Me da mucha pena venderla, pero he comprado otra alto y por desgracia no me puedo quedar con las dos.

Gracias,
Milena

Contacto

“It is not likely that anybody could question the necessity of ornaments. They are found everywhere in music, and are not only useful, but indispensable. They connect the notes; they give them life. They emphasise them, and besides giving accent and meaning they render them grateful; they illustrate the sentiments, be they sad or merry, and take an important part in the general effect. They give to the player an opportunity to show off his technical skill and powers of expression. A mediocre composition can be made attractive by their aid, and the best melody without them may seem obscure and meaningless.”

Carl Philipp Emanuel Bach (1714-1788) in Versuch über die wahre Art das Clavier zu spielen (Berlin, 1753)

(☞ found on dolmetsch.com‘s music theory online: ornamentation)

Diminutions on Io son ferito ahi lasso — A video from 06-02-15

G.P. da Palestrina & G.B. BovicelliIo son ferito ahi lasso

Milena Cord-to-Krax, recorder | Alejandro Casal, harpsichord

Last Friday I played these diminutions from Bovicelli’s treatise Regole, passaggi di musica, madrigali et motetti passeggiati (Venice, 1594). Bovicelli himself was a singer, but they work just as fine as an instrumental version, I think.

☞ I’m playing a g-alto ‘Ganassi’ recorder by Monika Musch.

Videos: recital 2013-2014

Here are three videos of my final recital of the academic year 2013-2014 recorded on June 12, 2014 at Sevilla’s Conservatorio Superior.

Beautiful 16th century diminutions:

C. de Rore & R. RognionoAnchor che col partire
Milena Cord-to-Krax, recorder (☞ Ganassi Tenor by Monika Musch)
Alejandro Casal, organ

This diminution is from Riccardo Rogniono’s diminution instruction book Passaggi per potersi essercitare nel diminuire terminatamente con ogni sorte d’instrumenti… (Venecia 1592).

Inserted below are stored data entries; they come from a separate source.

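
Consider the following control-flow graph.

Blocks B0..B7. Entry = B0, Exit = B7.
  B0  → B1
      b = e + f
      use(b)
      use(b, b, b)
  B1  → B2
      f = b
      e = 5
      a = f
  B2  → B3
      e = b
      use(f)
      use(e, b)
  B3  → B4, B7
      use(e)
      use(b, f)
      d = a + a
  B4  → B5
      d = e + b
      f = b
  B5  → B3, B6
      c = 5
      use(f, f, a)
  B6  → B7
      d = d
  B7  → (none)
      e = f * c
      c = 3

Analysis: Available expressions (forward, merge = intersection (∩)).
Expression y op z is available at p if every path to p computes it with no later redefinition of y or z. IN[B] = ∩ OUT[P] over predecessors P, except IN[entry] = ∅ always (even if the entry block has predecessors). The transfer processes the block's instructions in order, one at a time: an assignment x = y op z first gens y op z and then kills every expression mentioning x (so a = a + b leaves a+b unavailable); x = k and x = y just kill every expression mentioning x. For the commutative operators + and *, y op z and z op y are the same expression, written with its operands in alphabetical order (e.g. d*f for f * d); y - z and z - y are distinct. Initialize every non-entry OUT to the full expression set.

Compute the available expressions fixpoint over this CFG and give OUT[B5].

Fixpoint table:
  B0: | IN={} | OUT={e+f}
  B1: | IN={e+f} | OUT={}
  B2: | IN={} | OUT={}
  B3: | IN={} | OUT={a+a}
  B4: | IN={a+a} | OUT={a+a, b+e}
  B5: | IN={a+a, b+e} | OUT={a+a, b+e}
  B6: | IN={a+a, b+e} | OUT={a+a, b+e}
  B7: | IN={a+a} | OUT={a+a}

Merge at B5: IN[B5] = OUT[B4] = {a+a, b+e}
Applying B5's transfer function to that IN value gives OUT[B5] (row B5 above).

Answer: {a+a, b+e}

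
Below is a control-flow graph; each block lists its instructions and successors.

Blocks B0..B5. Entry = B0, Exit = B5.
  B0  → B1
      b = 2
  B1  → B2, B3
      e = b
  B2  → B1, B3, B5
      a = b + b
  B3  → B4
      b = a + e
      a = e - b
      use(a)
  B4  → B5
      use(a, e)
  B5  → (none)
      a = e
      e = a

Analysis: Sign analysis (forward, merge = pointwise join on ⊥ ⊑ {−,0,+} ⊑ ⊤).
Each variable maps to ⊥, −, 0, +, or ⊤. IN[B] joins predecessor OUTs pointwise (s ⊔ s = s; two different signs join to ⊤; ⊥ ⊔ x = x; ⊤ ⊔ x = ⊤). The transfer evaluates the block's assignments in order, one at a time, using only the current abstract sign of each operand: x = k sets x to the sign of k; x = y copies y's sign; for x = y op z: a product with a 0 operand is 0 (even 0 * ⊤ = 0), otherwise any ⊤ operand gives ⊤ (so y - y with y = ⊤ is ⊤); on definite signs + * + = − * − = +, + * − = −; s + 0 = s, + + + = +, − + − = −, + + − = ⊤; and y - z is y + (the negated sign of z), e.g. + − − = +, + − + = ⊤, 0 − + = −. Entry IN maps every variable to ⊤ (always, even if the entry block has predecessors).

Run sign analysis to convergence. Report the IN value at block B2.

Answer: {a: ⊤, b: +, c: ⊤, d: ⊤, e: +, f: ⊤}

Trace:
Per-block solution:
  B0: | IN=(all ⊤) | OUT={b:+; rest ⊤}
  B1: | IN={b:+; rest ⊤} | OUT={b:+, e:+; rest ⊤}
  B2: | IN={b:+, e:+; rest ⊤} | OUT={a:+, b:+, e:+; rest ⊤}
  B3: | IN={b:+, e:+; rest ⊤} | OUT={e:+; rest ⊤}
  B4: | IN={e:+; rest ⊤} | OUT={e:+; rest ⊤}
  B5: | IN={e:+; rest ⊤} | OUT={a:+, e:+; rest ⊤}

Merge at B2: IN[B2] = OUT[B1] = {a: ⊤, b: +, c: ⊤, d: ⊤, e: +, f: ⊤}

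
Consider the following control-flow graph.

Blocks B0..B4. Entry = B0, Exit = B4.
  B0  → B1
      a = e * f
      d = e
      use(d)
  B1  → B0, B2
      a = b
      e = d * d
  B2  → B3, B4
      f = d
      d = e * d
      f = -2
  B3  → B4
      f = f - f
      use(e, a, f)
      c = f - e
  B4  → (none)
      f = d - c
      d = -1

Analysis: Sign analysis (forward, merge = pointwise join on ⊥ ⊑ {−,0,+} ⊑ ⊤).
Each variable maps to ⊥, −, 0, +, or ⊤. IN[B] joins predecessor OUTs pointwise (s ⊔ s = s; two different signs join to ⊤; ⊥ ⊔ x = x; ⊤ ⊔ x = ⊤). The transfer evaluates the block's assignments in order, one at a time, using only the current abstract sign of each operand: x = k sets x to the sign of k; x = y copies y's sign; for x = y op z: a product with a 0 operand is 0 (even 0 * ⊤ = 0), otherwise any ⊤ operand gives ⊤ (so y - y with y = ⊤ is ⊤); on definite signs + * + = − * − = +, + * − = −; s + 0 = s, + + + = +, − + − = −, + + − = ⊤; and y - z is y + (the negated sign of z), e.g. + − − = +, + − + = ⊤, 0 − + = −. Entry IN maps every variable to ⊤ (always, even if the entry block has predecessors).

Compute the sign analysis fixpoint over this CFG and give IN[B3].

Answer: {a: ⊤, b: ⊤, c: ⊤, d: ⊤, e: ⊤, f: -}

Trace:
Converged values:
  B0:  IN=(all ⊤)  OUT=(all ⊤)
  B1:  IN=(all ⊤)  OUT=(all ⊤)
  B2:  IN=(all ⊤)  OUT={f:-; rest ⊤}
  B3:  IN={f:-; rest ⊤}  OUT=(all ⊤)
  B4:  IN=(all ⊤)  OUT={d:-; rest ⊤}

Merge at B3: IN[B3] = OUT[B2] = {a: ⊤, b: ⊤, c: ⊤, d: ⊤, e: ⊤, f: -}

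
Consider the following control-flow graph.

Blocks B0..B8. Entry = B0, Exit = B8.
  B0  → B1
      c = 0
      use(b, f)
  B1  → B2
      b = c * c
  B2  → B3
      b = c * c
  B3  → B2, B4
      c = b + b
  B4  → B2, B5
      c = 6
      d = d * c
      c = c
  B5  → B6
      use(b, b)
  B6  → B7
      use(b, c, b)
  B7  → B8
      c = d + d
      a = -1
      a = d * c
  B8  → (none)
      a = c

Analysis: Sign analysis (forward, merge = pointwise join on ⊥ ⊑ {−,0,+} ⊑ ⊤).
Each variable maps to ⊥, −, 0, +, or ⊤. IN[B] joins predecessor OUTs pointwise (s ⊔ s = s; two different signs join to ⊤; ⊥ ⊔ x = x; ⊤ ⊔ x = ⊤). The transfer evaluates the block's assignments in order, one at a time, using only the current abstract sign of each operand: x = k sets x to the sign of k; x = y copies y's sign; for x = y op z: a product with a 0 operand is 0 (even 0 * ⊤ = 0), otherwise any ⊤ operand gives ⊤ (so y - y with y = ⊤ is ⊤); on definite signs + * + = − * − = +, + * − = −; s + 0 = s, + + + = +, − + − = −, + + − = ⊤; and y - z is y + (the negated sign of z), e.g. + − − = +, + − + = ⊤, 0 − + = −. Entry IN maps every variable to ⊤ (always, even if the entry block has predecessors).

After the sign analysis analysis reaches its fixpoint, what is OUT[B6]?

Per-block solution:
  B0:   IN=(all ⊤)   OUT={c:0; rest ⊤}
  B1:   IN={c:0; rest ⊤}   OUT={b:0, c:0; rest ⊤}
  B2:   IN=(all ⊤)   OUT=(all ⊤)
  B3:   IN=(all ⊤)   OUT=(all ⊤)
  B4:   IN=(all ⊤)   OUT={c:+; rest ⊤}
  B5:   IN={c:+; rest ⊤}   OUT={c:+; rest ⊤}
  B6:   IN={c:+; rest ⊤}   OUT={c:+; rest ⊤}
  B7:   IN={c:+; rest ⊤}   OUT=(all ⊤)
  B8:   IN=(all ⊤)   OUT=(all ⊤)

Merge at B6: IN[B6] = OUT[B5] = {a: ⊤, b: ⊤, c: +, d: ⊤, e: ⊤, f: ⊤}
Applying B6's transfer function to that IN value gives OUT[B6] (row B6 above).

Answer: {a: ⊤, b: ⊤, c: +, d: ⊤, e: ⊤, f: ⊤}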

A fine contemporary piece:

Calliope TsoupakiCharavgi
Milena Cord-to-Krax, recorder (☞ Ganassi g-Alto by Monika Musch)

Charavgi means the very beginning of dawn in greek. As the composer explains she tried not only to describe this moment but tu create a transformation of the musical material which ends just in the moment of the sunrise.

More 16th century diminutions, but the second of the three rounds on the Madrigal was embellished by myself:

J. Arcadelt & D. Ortiz & M. Cord-to-Krax — Recercada II, Diferentia & Recercada III after O felici occhi miei
Milena Cord-to-Krax, recorder (☞ Consort Tenor & g-Basset by Bob Marvin)
Alejandro Casal, harpsichord

This are 3 different versions of diminutions on the same madrigal: the first one are diminutions by Ortiz for the upper voice, the second version are diminutions by myself, after Ortiz, for the bass voice and the third version are again original diminutions by Ortiz as well for the bass voice. These appear as well in Ortiz’ great instruction book for diminutions Trattado de Glosas.